Seperti halnya penggunaan kata ‘kentang’ yang ada di teater ‘suksesi atau kudeta’. Sudah tentu sekiranya para filsuf analitik semacam Russel maupun Witgeinstein akan mengerutkan kening. Lebih karena melihat sebuah teater yang kemungkinan besar menurut mereka tidak bermakna sama sekali. Di sini lah letak problem muncul, apabila memang teater ‘suksesi atau kudeta’ tidak bermakna hanya karena proposisi yang tidak referensial. Pertanyaannya kemudian, bagaimana mungkin para penonton yang menyaksikan teater tersebut dapat menikmati cerita tersebut? Mengapa selalu ada makna dibalik proposisi yang dikatakan tidak referensial itu?  Mengingat bahwa apabila kita mengikuti cara pandang filsafat analitik, maka harusnya kita tidak dapat memahami isi dari pertunjukan teater tersebut.

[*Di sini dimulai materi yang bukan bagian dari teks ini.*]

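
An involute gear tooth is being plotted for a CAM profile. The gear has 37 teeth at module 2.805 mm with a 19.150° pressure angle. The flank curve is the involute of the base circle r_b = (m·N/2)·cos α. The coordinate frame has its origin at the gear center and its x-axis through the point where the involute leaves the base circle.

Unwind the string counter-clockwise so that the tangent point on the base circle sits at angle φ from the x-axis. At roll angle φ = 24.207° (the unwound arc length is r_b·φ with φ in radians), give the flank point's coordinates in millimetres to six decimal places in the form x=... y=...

x=53.202716 y=1.210440

pitch radius r_p = m·N/2 = 2.805·37/2 = 51.892500
base radius r_b = r_p·cos α = 51.892500·cos 19.150° = 49.020925
roll angle φ = 24.207° = 0.42249185 rad
x = r_b·(cos φ + φ·sin φ) = 49.020925·(0.91207003 + 0.42249185·0.41003447) = 53.202716
y = r_b·(sin φ − φ·cos φ) = 49.020925·(0.41003447 − 0.42249185·0.91207003) = 1.210440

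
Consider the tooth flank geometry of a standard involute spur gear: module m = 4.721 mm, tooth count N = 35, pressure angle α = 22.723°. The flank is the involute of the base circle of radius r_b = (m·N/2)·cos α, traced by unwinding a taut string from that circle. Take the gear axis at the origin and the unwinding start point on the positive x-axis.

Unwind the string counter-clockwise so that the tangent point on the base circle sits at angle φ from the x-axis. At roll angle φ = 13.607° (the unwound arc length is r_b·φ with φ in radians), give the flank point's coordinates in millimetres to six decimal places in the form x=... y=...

x=78.323763 y=0.338322

pitch radius r_p = m·N/2 = 4.721·35/2 = 82.617500
base radius r_b = r_p·cos α = 82.617500·cos 22.723° = 76.204986
roll angle φ = 13.607° = 0.23748695 rad
x = r_b·(cos φ + φ·sin φ) = 76.204986·(0.97193227 + 0.23748695·0.23526086) = 78.323763
y = r_b·(sin φ − φ·cos φ) = 76.204986·(0.23526086 − 0.23748695·0.97193227) = 0.338322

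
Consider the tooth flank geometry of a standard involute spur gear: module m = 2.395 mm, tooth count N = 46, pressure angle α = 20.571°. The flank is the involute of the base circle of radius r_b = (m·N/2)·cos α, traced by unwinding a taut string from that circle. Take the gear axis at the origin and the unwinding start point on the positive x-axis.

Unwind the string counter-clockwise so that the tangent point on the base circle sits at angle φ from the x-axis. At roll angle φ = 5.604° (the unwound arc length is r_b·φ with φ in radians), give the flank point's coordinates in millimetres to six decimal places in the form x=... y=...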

Bahasa Ekspresif dan Fenomenologi Huserl: Suatu Alternartif
Adalah Edmund Husserl yang telah mendirikan suatu aliran filsafat besar yang kemudian dikenal sebagai fenomenologi. Untuk sampai pada pandangan fenomenologi, Husserl telah terlebih dahulu mengkritik gurunya, Franz Brentano yang merupakan seorang ahli psikologi deskriptif. Bila kita terjemahkan, fenomenologi itu sendiri adalah ilmu tentang esensi-esensi kesadaran dan esensi ideal dari obyek-obyek sebagai korelat kesadaran.[4] Dalam pengertian yang paling sederhana, maka fenomenologi berurusan dengan apa yang nampak pada kesadaran subjek. Objek seluar diri subjek adalah esksis dikonstitusi oleh keberadaan dari si subjek itu sendiri. Di sini lah kemudian muncul peran kunci dari fenomenologi, utamanya mengenai intensionalitas. Bahwasanya kesadaran kita selalu terarah pada kesadaran akan sesuatu. Kesadaran tidaklah hadir di ruang hampa dengan segala kekosongannya. Melainkan selalu hadir pada hamparan hal yang menunggu untuk disadari.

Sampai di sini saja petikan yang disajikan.